Nous vous proposons cette semaine l’une des facettes de cette réaction : la lettre de séminaristes du diocèse de Milan qui, même si leur lettre n’en parle qu’allusivement, répondent à l’annonce que les rits latins non romains, comme le rit ambrosien en vigueur à Milan (mais aussi le rit portugais de Braga, le rit lyonnais, et éventuellement les particularités de la liturgie des chartreux, des dominicains, etc.), ne seraient pas concernés par le Motu Proprio de Benoît XVI.
Dès lors, ils seraient régis par la Congrégation pour le Culte divin, en charge de la liturgie de Paul VI.
I – LE DOCUMENT TRADUIT PAR NOS SOINS
Lettre ouverte du 19 février 2011
Très Saint Père,
À Milan nous voulons le Motu Proprio et nous le voulons aussi au sein du séminaire où nous sont dispensées des liturgies d’inspiration protestante, façon “Bose”.
Saint Père, Éminences, Excellences, fidèles : venez voir comment on célèbre au séminaire de Milan, quel est l'aménagement liturgique de notre chapelle, venez voir la prétendue statue de la Vierge (une femme dénudée assise dans une posture sensuelle devant le tabernacle). Et vous comprendrez. Pour notre part, nous comprenons bien que les temps changent, que l’histoire évolue, mais le cœur des gens a besoin des réponses de toujours, d’une Vérité toujours égale : Jésus Christ, identique hier, aujourd’hui et toujours.
Pourquoi, comme catholiques et comme séminaristes, ne pouvons-nous pas être formés à la connaissance de la Tradition bimillénaire de l’Église ? Nous ne demandons pas que soit imposé le rite ancien. Cela nous convient qu’il demeure une forme extraordinaire. Mais pourquoi ne pouvons-nous pas l’étudier officiellement et, ponctuellement, le célébrer et le pratiquer, au lieu de le faire en cachette, clandestinement, à l’insu du Recteur et de notre père spirituel, de nuit, dans nos chambres, comme s’il s’agissait d’un acte de désobéissance envers l’Église ?
Tout au contraire nous vient imposée la sensibilité liturgique créative inventée de la communauté de Bose, qui n’est pas notre vocation, qui ne correspond pas aux raisons qui nous ont fait choisir de suivre le Seigneur dans l’Église catholique. Nous ne voulons pas devenir prêtres pour vivre façon Bose ou pour célébrer des rites syncrétistes. Ceux qui ont cette sensibilité sont parfaitement libres d’aller à Bose.
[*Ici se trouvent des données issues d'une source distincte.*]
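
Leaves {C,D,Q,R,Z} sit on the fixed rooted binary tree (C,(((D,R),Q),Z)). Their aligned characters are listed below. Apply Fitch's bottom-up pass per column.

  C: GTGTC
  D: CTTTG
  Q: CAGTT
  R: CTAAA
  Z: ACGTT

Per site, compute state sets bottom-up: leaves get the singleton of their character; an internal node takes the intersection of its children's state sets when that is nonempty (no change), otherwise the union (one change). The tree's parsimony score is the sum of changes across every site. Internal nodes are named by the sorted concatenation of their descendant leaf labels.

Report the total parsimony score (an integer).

site 0, node DR: D={C} ∩ R={C} → {C} (+0)
site 0, node DQR: DR={C} ∩ Q={C} → {C} (+0)
site 0, node DQRZ: DQR={C} ∪ Z={A} → {A,C} (+1)
site 0, node CDQRZ: C={G} ∪ DQRZ={A,C} → {A,C,G} (+1)
site 1, node DR: D={T} ∩ R={T} → {T} (+0)
site 1, node DQR: DR={T} ∪ Q={A} → {A,T} (+1)
site 1, node DQRZ: DQR={A,T} ∪ Z={C} → {A,C,T} (+1)
site 1, node CDQRZ: C={T} ∩ DQRZ={A,C,T} → {T} (+0)
site 2, node DR: D={T} ∪ R={A} → {A,T} (+1)
site 2, node DQR: DR={A,T} ∪ Q={G} → {A,G,T} (+1)
site 2, node DQRZ: DQR={A,G,T} ∩ Z={G} → {G} (+0)
site 2, node CDQRZ: C={G} ∩ DQRZ={G} → {G} (+0)
site 3, node DR: D={T} ∪ R={A} → {A,T} (+1)
site 3, node DQR: DR={A,T} ∩ Q={T} → {T} (+0)
site 3, node DQRZ: DQR={T} ∩ Z={T} → {T} (+0)
site 3, node CDQRZ: C={T} ∩ DQRZ={T} → {T} (+0)
site 4, node DR: D={G} ∪ R={A} → {A,G} (+1)
site 4, node DQR: DR={A,G} ∪ Q={T} → {A,G,T} (+1)
site 4, node DQRZ: DQR={A,G,T} ∩ Z={T} → {T} (+0)
site 4, node CDQRZ: C={C} ∪ DQRZ={T} → {C,T} (+1)
per-site changes: [2, 2, 2, 1, 3]; total = 10

10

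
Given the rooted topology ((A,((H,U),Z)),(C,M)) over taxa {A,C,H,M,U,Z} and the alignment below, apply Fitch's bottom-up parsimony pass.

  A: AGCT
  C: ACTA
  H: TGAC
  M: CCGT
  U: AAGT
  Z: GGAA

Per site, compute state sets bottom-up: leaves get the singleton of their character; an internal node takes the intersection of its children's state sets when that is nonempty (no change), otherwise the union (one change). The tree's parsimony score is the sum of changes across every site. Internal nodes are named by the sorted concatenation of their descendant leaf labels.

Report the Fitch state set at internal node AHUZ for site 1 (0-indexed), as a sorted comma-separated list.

[col 0] HU: children H:{T}, U:{A} ∪→ {A,T}; cost 1
[col 0] HUZ: children HU:{A,T}, Z:{G} ∪→ {A,G,T}; cost 1
[col 0] AHUZ: children A:{A}, HUZ:{A,G,T} ∩→ {A}; cost 0
[col 0] CM: children C:{A}, M:{C} ∪→ {A,C}; cost 1
[col 0] ACHMUZ: children AHUZ:{A}, CM:{A,C} ∩→ {A}; cost 0
[col 1] HU: children H:{G}, U:{A} ∪→ {A,G}; cost 1
[col 1] HUZ: children HU:{A,G}, Z:{G} ∩→ {G}; cost 0
[col 1] AHUZ: children A:{G}, HUZ:{G} ∩→ {G}; cost 0
[col 1] CM: children C:{C}, M:{C} ∩→ {C}; cost 0
[col 1] ACHMUZ: children AHUZ:{G}, CM:{C} ∪→ {C,G}; cost 1
[col 2] HU: children H:{A}, U:{G} ∪→ {A,G}; cost 1
[col 2] HUZ: children HU:{A,G}, Z:{A} ∩→ {A}; cost 0
[col 2] AHUZ: children A:{C}, HUZ:{A} ∪→ {A,C}; cost 1
[col 2] CM: children C:{T}, M:{G} ∪→ {G,T}; cost 1
[col 2] ACHMUZ: children AHUZ:{A,C}, CM:{G,T} ∪→ {A,C,G,T}; cost 1
[col 3] HU: children H:{C}, U:{T} ∪→ {C,T}; cost 1
[col 3] HUZ: children HU:{C,T}, Z:{A} ∪→ {A,C,T}; cost 1
[col 3] AHUZ: children A:{T}, HUZ:{A,C,T} ∩→ {T}; cost 0
[col 3] CM: children C:{A}, M:{T} ∪→ {A,T}; cost 1
[col 3] ACHMUZ: children AHUZ:{T}, CM:{A,T} ∩→ {T}; cost 0
per-site changes: [3, 2, 4, 3]; total = 12

G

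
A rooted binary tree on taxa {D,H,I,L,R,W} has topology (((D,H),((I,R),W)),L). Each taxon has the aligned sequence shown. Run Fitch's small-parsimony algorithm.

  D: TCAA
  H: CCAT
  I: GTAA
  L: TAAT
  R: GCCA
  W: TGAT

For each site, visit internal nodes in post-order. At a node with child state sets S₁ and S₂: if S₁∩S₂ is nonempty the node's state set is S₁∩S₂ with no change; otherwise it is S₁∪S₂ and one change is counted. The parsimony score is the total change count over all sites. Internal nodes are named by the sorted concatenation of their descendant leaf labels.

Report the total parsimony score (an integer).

8

DH@0: {T} ∪ {C} = {C,T} (union, +1)
IR@0: {G} ∩ {G} = {G} (intersection, +0)
IRW@0: {G} ∪ {T} = {G,T} (union, +1)
DHIRW@0: {C,T} ∩ {G,T} = {T} (intersection, +0)
DHILRW@0: {T} ∩ {T} = {T} (intersection, +0)
DH@1: {C} ∩ {C} = {C} (intersection, +0)
IR@1: {T} ∪ {C} = {C,T} (union, +1)
IRW@1: {C,T} ∪ {G} = {C,G,T} (union, +1)
DHIRW@1: {C} ∩ {C,G,T} = {C} (intersection, +0)
DHILRW@1: {C} ∪ {A} = {A,C} (union, +1)
DH@2: {A} ∩ {A} = {A} (intersection, +0)
IR@2: {A} ∪ {C} = {A,C} (union, +1)
IRW@2: {A,C} ∩ {A} = {A} (intersection, +0)
DHIRW@2: {A} ∩ {A} = {A} (intersection, +0)
DHILRW@2: {A} ∩ {A} = {A} (intersection, +0)
DH@3: {A} ∪ {T} = {A,T} (union, +1)
IR@3: {A} ∩ {A} = {A} (intersection, +0)
IRW@3: {A} ∪ {T} = {A,T} (union, +1)
DHIRW@3: {A,T} ∩ {A,T} = {A,T} (intersection, +0)
DHILRW@3: {A,T} ∩ {T} = {T} (intersection, +0)
per-site changes: [2, 3, 1, 2]; total = 8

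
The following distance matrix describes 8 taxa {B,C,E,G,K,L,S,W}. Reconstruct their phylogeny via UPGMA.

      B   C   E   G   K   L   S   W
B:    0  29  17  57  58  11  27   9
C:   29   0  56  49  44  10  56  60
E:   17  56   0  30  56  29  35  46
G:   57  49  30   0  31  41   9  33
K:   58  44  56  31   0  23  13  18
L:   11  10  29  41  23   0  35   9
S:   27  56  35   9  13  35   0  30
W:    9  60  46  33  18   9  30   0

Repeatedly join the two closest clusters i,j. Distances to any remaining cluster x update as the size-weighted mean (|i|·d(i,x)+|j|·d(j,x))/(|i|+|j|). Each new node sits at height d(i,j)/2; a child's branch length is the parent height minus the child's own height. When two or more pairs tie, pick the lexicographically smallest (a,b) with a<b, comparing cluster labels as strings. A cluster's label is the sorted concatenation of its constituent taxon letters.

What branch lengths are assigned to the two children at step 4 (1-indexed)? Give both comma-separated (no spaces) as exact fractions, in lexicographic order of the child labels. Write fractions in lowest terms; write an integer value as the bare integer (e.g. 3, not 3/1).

13/2,11

step 1: merge (B,W) at d=9; branch lengths B→9/2, W→9/2; new cluster BW
  updated: d(BW,C)=89/2, d(BW,E)=63/2, d(BW,G)=45, d(BW,K)=38, d(BW,L)=10, d(BW,S)=57/2
step 2: merge (G,S) at d=9; branch lengths G→9/2, S→9/2; new cluster GS
  updated: d(BW,GS)=147/4, d(C,GS)=105/2, d(E,GS)=65/2, d(GS,K)=22, d(GS,L)=38
step 3: merge (BW,L) at d=10; branch lengths BW→1/2, L→5; new cluster BLW
  updated: d(BLW,C)=33, d(BLW,E)=92/3, d(BLW,GS)=223/6, d(BLW,K)=33
step 4: merge (GS,K) at d=22; branch lengths GS→13/2, K→11; new cluster GKS
  updated: d(BLW,GKS)=322/9, d(C,GKS)=149/3, d(E,GKS)=121/3
step 5: merge (BLW,E) at d=92/3; branch lengths BLW→31/3, E→46/3; new cluster BELW
  updated: d(BELW,C)=155/4, d(BELW,GKS)=443/12
step 6: merge (BELW,GKS) at d=443/12; branch lengths BELW→25/8, GKS→179/24; new cluster BEGKLSW
  updated: d(BEGKLSW,C)=304/7
step 7: merge (BEGKLSW,C) at d=304/7; branch lengths BEGKLSW→547/168, C→152/7; new cluster BCEGKLSW
final tree: (((((B:9/2,W:9/2):1/2,L:5):31/3,E:46/3):25/8,((G:9/2,S:9/2):13/2,K:11):179/24):547/168,C:152/7)
total length: 17173/168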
Nous voulons pouvoir chanter le Tantum Ergo en latin (interdit par notre règlement !) et pas uniquement des canons de Taizé en anglais ou en espagnol.
Est-il possible que celui qui pense ainsi doive vivre dans la dissimulation, se taisant et feignant que tout va bien ?
Quel mal y a-t-il, nous demandons-nous, à vouloir être catholiques du troisième millénaire, évangélisateurs de notre temps et dans le même temps prier comme ont prié les prêtres, les laïcs de l’Église catholique ambrosienne CATHOLIQUE ?
Nous le répétons : nous ne voulons pas absolutiser, nous ne demandons pas un retour absolu au rite ancien mais nous voulons un vrai respect, authentique, non idéologisé, envers l’Église, Son histoire, Sa Tradition, Sa richesse spirituelle qui peut nourrir véritablement une âme qui veut se conformer au Christ Prêtre.
Merci à tous de vous souvenir dans vos prières de ceux qui, comme nous, cherchent à suivre le Seigneur, dans la lignée de Son Église, avec nos difficultés et nos limites, mais illuminés de la splendide grâce de Notre Seigneur Jésus-Christ.
Nous formons le vœu que notre humble appel puisse atteindre le cœur de qui aime l’Église et de qui veut servir ses frères dans les choses de Dieu.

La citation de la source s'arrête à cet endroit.